「二……」

 ど……どうする!?
 急かされると余計に何も言えなくなる私。

「一……」

 満面の笑みで死へのカウントをするお兄ちゃん。悪魔だ……!

「ゼロ……」

 その瞬間、プレス。

「むーっ!」

「言わないと酷い顔になるぞ」
 やめてー!
 というか……元からヒドいけど。
 どーせ、お兄ちゃんと違ってさ。
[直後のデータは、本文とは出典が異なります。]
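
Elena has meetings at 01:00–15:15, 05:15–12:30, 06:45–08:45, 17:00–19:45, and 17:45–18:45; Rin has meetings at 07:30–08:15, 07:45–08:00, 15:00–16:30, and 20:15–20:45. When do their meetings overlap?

Merge the first list: 01:00–15:15, 17:00–19:45.
Merge the second list: 07:30–08:15, 15:00–16:30, 20:15–20:45.
01:00–15:15 ∩ B → 07:30–08:15, 15:00–15:15.
17:00–19:45 meets no B interval.

07:30–08:15, 15:00–15:15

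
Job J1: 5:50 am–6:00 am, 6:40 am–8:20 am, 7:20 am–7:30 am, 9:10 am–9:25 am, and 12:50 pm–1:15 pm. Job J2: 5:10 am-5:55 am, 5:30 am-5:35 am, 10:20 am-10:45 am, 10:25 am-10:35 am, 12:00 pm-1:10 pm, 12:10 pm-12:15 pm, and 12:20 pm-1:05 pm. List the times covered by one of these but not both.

5:10 am-5:50 am, 5:55 am-6:00 am, 6:40 am-8:20 am, 9:10 am-9:25 am, 10:20 am-10:45 am, 12:00 pm-12:50 pm, 1:10 pm-1:15 pm

A, merged: 5:50 am-6:00 am, 6:40 am-8:20 am, 9:10 am-9:25 am, 12:50 pm-1:15 pm.
B, merged: 5:10 am-5:55 am, 10:20 am-10:45 am, 12:00 pm-1:10 pm.
A but not B: 5:55 am-6:00 am, 6:40 am-8:20 am, 9:10 am-9:25 am, 1:10 pm-1:15 pm.
B but not A: 5:10 am-5:50 am, 10:20 am-10:45 am, 12:00 pm-12:50 pm.
Combining gives A △ B.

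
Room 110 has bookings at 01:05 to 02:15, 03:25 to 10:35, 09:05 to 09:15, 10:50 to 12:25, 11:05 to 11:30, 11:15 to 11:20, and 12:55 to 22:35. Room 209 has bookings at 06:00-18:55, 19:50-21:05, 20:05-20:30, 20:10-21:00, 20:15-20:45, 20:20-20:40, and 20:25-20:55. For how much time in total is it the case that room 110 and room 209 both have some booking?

13 h 25 min

First set merges to 01:05-02:15, 03:25-10:35, 10:50-12:25, 12:55-22:35.
Second set merges to 06:00-18:55, 19:50-21:05.
A ∩ B = 06:00-10:35, 10:50-12:25, 12:55-18:55, 19:50-21:05.
Total: 4 h 35 min + 1 h 35 min + 6 h + 1 h 15 min = 13 h 25 min.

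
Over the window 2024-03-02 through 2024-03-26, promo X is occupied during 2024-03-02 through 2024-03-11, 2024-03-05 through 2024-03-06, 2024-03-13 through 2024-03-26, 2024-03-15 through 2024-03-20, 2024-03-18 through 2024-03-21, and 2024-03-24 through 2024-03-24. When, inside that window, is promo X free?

Covered (merged): 2024-03-02 through 2024-03-11, 2024-03-13 through 2024-03-26.
Uncovered inside 2024-03-02 through 2024-03-26: 2024-03-12 through 2024-03-12.

2024-03-12 through 2024-03-12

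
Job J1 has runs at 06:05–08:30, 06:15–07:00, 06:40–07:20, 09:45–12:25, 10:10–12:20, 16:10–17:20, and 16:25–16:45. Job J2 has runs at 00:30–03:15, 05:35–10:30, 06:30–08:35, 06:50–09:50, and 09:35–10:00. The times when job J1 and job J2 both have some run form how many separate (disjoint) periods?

First set merges to 06:05–08:30, 09:45–12:25, 16:10–17:20.
Second set merges to 00:30–03:15, 05:35–10:30.
A ∩ B = 06:05–08:30, 09:45–10:30.
That is 2 disjoint pieces.

2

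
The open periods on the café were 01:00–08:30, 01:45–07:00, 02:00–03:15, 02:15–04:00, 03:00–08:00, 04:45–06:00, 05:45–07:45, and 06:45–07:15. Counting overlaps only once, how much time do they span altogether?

7 h 30 min

Merged: 01:00–08:30.
Length: 7 h 30 min.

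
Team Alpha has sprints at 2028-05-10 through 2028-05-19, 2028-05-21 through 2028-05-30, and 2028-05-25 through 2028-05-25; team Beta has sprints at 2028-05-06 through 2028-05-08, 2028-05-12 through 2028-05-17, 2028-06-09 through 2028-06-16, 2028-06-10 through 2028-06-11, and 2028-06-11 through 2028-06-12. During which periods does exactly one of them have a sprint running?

2028-05-06 through 2028-05-08, 2028-05-10 through 2028-05-11, 2028-05-18 through 2028-05-19, 2028-05-21 through 2028-05-30, 2028-06-09 through 2028-06-16

A, merged: 2028-05-10 through 2028-05-19, 2028-05-21 through 2028-05-30.
B, merged: 2028-05-06 through 2028-05-08, 2028-05-12 through 2028-05-17, 2028-06-09 through 2028-06-16.
A \ B = 2028-05-10 through 2028-05-11, 2028-05-18 through 2028-05-19, 2028-05-21 through 2028-05-30.
B \ A = 2028-05-06 through 2028-05-08, 2028-06-09 through 2028-06-16.
Union of the two gives the symmetric difference.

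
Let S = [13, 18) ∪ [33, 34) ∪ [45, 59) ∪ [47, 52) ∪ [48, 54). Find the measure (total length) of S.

20

Merged: [13, 18), [33, 34), [45, 59).
Lengths: 5 + 1 + 14 = 20.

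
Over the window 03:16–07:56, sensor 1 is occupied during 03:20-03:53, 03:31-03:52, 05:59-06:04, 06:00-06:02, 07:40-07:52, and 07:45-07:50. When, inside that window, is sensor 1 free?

After merging, the occupied span is 03:20–03:53, 05:59–06:04, 07:40–07:52.
Gaps within 03:16–07:56: 03:16–03:20, 03:53–05:59, 06:04–07:40, 07:52–07:56.

03:16–03:20, 03:53–05:59, 06:04–07:40, 07:52–07:56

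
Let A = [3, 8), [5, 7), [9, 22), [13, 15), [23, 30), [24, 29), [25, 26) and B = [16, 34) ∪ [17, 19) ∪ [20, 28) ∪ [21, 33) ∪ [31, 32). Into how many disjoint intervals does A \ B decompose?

2

First set merges to [3, 8), [9, 22), [23, 30).
Second set merges to [16, 34).
A \ B = [3, 8), [9, 16).
That is 2 disjoint pieces.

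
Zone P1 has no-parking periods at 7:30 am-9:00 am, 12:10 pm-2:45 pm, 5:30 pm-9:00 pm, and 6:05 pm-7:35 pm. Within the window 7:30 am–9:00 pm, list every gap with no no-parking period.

9:00 am–12:10 pm, 2:45 pm–5:30 pm

After merging, the occupied span is 7:30 am–9:00 am, 12:10 pm–2:45 pm, 5:30 pm–9:00 pm.
Uncovered inside 7:30 am–9:00 pm: 9:00 am–12:10 pm, 2:45 pm–5:30 pm.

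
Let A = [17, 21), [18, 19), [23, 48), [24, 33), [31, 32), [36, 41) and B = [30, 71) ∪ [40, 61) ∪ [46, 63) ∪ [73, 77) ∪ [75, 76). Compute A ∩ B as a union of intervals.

A, merged: [17, 21), [23, 48).
B, merged: [30, 71), [73, 77).
[17, 21) meets no B interval.
[23, 48) ∩ B → [30, 48).

[30, 48)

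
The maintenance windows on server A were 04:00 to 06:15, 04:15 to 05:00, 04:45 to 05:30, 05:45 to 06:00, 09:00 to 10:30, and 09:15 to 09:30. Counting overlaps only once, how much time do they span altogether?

Merged: 04:00–06:15, 09:00–10:30.
Lengths: 2 h 15 min + 1 h 30 min = 3 h 45 min.

3 h 45 min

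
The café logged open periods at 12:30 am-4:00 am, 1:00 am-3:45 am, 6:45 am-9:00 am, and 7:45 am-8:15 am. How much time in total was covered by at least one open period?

Merged: 12:30 am–4:00 am, 6:45 am–9:00 am.
Lengths: 3 h 30 min + 2 h 15 min = 5 h 45 min.

5 h 45 min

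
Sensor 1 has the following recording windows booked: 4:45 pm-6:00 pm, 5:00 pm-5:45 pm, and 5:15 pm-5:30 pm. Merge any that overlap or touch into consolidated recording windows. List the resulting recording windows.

4:45 pm–6:00 pm

5:00 pm–5:45 pm overlaps/touches 4:45 pm–6:00 pm → extend to 4:45 pm–6:00 pm.
5:15 pm–5:30 pm overlaps/touches 4:45 pm–6:00 pm → extend to 4:45 pm–6:00 pm.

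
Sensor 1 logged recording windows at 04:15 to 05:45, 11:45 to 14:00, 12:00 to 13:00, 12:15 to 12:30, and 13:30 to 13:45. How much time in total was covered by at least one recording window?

3 h 45 min

Merged: 04:15–05:45, 11:45–14:00.
Lengths: 1 h 30 min + 2 h 15 min = 3 h 45 min.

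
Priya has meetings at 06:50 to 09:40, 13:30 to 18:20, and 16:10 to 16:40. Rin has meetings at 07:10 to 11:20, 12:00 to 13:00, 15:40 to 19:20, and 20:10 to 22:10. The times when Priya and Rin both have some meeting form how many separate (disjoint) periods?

First set merges to 06:50-09:40, 13:30-18:20.
A ∩ B = 07:10-09:40, 15:40-18:20.
That is 2 disjoint pieces.

2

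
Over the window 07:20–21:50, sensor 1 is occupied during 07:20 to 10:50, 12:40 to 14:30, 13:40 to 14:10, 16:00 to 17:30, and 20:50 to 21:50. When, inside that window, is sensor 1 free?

Covered (merged): 07:20–10:50, 12:40–14:30, 16:00–17:30, 20:50–21:50.
Gaps within 07:20–21:50: 10:50–12:40, 14:30–16:00, 17:30–20:50.

10:50–12:40, 14:30–16:00, 17:30–20:50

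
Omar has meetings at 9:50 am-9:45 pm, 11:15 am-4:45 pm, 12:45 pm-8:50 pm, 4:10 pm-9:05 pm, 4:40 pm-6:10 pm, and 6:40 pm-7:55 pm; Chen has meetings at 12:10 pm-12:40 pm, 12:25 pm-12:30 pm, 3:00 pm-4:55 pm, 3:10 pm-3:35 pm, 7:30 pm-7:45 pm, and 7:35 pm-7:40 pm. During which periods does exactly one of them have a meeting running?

9:50 am–12:10 pm, 12:40 pm–3:00 pm, 4:55 pm–7:30 pm, 7:45 pm–9:45 pm

A, merged: 9:50 am–9:45 pm.
B, merged: 12:10 pm–12:40 pm, 3:00 pm–4:55 pm, 7:30 pm–7:45 pm.
A \ B = 9:50 am–12:10 pm, 12:40 pm–3:00 pm, 4:55 pm–7:30 pm, 7:45 pm–9:45 pm.
B \ A = none.
Union of the two gives the symmetric difference.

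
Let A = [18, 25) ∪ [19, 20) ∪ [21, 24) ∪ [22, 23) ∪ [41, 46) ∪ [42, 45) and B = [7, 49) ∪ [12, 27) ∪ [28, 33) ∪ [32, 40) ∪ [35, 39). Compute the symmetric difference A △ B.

[7, 18) ∪ [25, 41) ∪ [46, 49)

Merge the first list: [18, 25), [41, 46).
Merge the second list: [7, 49).
A \ B = none.
B \ A = [7, 18), [25, 41), [46, 49).
Union of the two gives the symmetric difference.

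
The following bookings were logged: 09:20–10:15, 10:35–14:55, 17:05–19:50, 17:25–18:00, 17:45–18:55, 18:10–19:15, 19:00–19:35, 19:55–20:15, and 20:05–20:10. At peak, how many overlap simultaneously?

3

Walk the sorted start/end points keeping a running depth.
The depth first hits 3 at 17:45.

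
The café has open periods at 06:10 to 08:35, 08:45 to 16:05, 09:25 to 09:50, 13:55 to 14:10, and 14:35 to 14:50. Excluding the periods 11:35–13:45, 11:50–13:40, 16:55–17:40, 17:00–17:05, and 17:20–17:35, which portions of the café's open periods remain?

06:10-08:35, 08:45-11:35, 13:45-16:05

A, merged: 06:10-08:35, 08:45-16:05.
B, merged: 11:35-13:45, 16:55-17:40.
06:10-08:35 is untouched.
08:45-16:05 with B removed leaves 08:45-11:35, 13:45-16:05.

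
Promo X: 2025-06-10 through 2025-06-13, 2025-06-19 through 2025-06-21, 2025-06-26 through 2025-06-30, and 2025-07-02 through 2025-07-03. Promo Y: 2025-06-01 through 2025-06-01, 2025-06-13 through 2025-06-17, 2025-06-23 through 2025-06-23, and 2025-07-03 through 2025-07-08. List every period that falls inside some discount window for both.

2025-06-13 through 2025-06-13, 2025-07-03 through 2025-07-03

2025-06-10 through 2025-06-13 overlaps B on 2025-06-13 through 2025-06-13.
2025-06-19 through 2025-06-21 falls entirely outside B.
2025-06-26 through 2025-06-30 falls entirely outside B.
2025-07-02 through 2025-07-03 overlaps B on 2025-07-03 through 2025-07-03.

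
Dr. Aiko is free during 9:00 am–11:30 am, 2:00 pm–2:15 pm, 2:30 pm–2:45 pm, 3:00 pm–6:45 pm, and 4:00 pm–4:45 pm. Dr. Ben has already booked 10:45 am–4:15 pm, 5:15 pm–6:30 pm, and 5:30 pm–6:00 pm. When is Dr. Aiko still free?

9:00 am–10:45 am, 4:15 pm–5:15 pm, 6:30 pm–6:45 pm

Merge the first list: 9:00 am–11:30 am, 2:00 pm–2:15 pm, 2:30 pm–2:45 pm, 3:00 pm–6:45 pm.
Merge the second list: 10:45 am–4:15 pm, 5:15 pm–6:30 pm.
9:00 am–11:30 am minus B → 9:00 am–10:45 am.
2:00 pm–2:15 pm: fully covered by B → removed.
2:30 pm–2:45 pm: fully covered by B → removed.
3:00 pm–6:45 pm minus B → 4:15 pm–5:15 pm, 6:30 pm–6:45 pm.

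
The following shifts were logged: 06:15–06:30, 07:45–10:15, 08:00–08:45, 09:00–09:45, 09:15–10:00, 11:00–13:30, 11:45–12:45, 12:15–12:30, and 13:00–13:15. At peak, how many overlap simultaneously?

3

At 09:15, 3 of the intervals are simultaneously active.
No point has more.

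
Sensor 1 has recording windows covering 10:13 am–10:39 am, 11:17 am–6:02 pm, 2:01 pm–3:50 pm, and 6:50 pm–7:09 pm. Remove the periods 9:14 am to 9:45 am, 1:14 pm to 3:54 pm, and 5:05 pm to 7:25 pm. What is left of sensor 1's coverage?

First set merges to 10:13 am–10:39 am, 11:17 am–6:02 pm, 6:50 pm–7:09 pm.
10:13 am–10:39 am: nothing removed.
11:17 am–6:02 pm \ B = 11:17 am–1:14 pm, 3:54 pm–5:05 pm.
6:50 pm–7:09 pm: entirely removed.

10:13 am–10:39 am, 11:17 am–1:14 pm, 3:54 pm–5:05 pm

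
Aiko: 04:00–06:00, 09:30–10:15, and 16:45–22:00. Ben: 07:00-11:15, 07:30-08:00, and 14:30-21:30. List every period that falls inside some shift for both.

09:30–10:15, 16:45–21:30

Second set merges to 07:00–11:15, 14:30–21:30.
04:00–06:00 meets no B interval.
09:30–10:15 ∩ B → 09:30–10:15.
16:45–22:00 ∩ B → 16:45–21:30.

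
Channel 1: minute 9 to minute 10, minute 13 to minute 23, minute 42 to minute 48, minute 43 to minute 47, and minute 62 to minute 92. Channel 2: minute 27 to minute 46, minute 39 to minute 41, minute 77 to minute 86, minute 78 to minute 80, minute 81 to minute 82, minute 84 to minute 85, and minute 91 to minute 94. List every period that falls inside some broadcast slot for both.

Merge the first list: minute 9 to minute 10, minute 13 to minute 23, minute 42 to minute 48, minute 62 to minute 92.
Merge the second list: minute 27 to minute 46, minute 77 to minute 86, minute 91 to minute 94.
minute 9 to minute 10 meets no B interval.
minute 13 to minute 23 meets no B interval.
minute 42 to minute 48 ∩ B → minute 42 to minute 46.
minute 62 to minute 92 ∩ B → minute 77 to minute 86, minute 91 to minute 92.

minute 42 to minute 46, minute 77 to minute 86, minute 91 to minute 92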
性別は違っても、私とお兄ちゃんは比べられるんだ……!
 ……たぶん。

 そういえば、比べられたことあったっけ?

「早く言え」

 ちょっと力を強めるお兄ちゃん。

「イジメだよーっ!」

 妹イジメだ!ヒドい!
 こんな性格だなんてみんな知らないはずだ。

「優等生のくせにー!」
「関係ない」

 横目で教室を見ると、クラスの人達が私達を見てる。
 お兄ちゃんの本性をみんながっ!と思ったら、みんな目を背けた。
 何で……?

「……優等生じゃないって否定しないんだ」
「あー優等生にしているつもりはない」

 つもりはないんだ……。
 みんなにしたらどうなんだろ?少なくとも家の近所の人はお兄ちゃんを優等生って思ってるよね。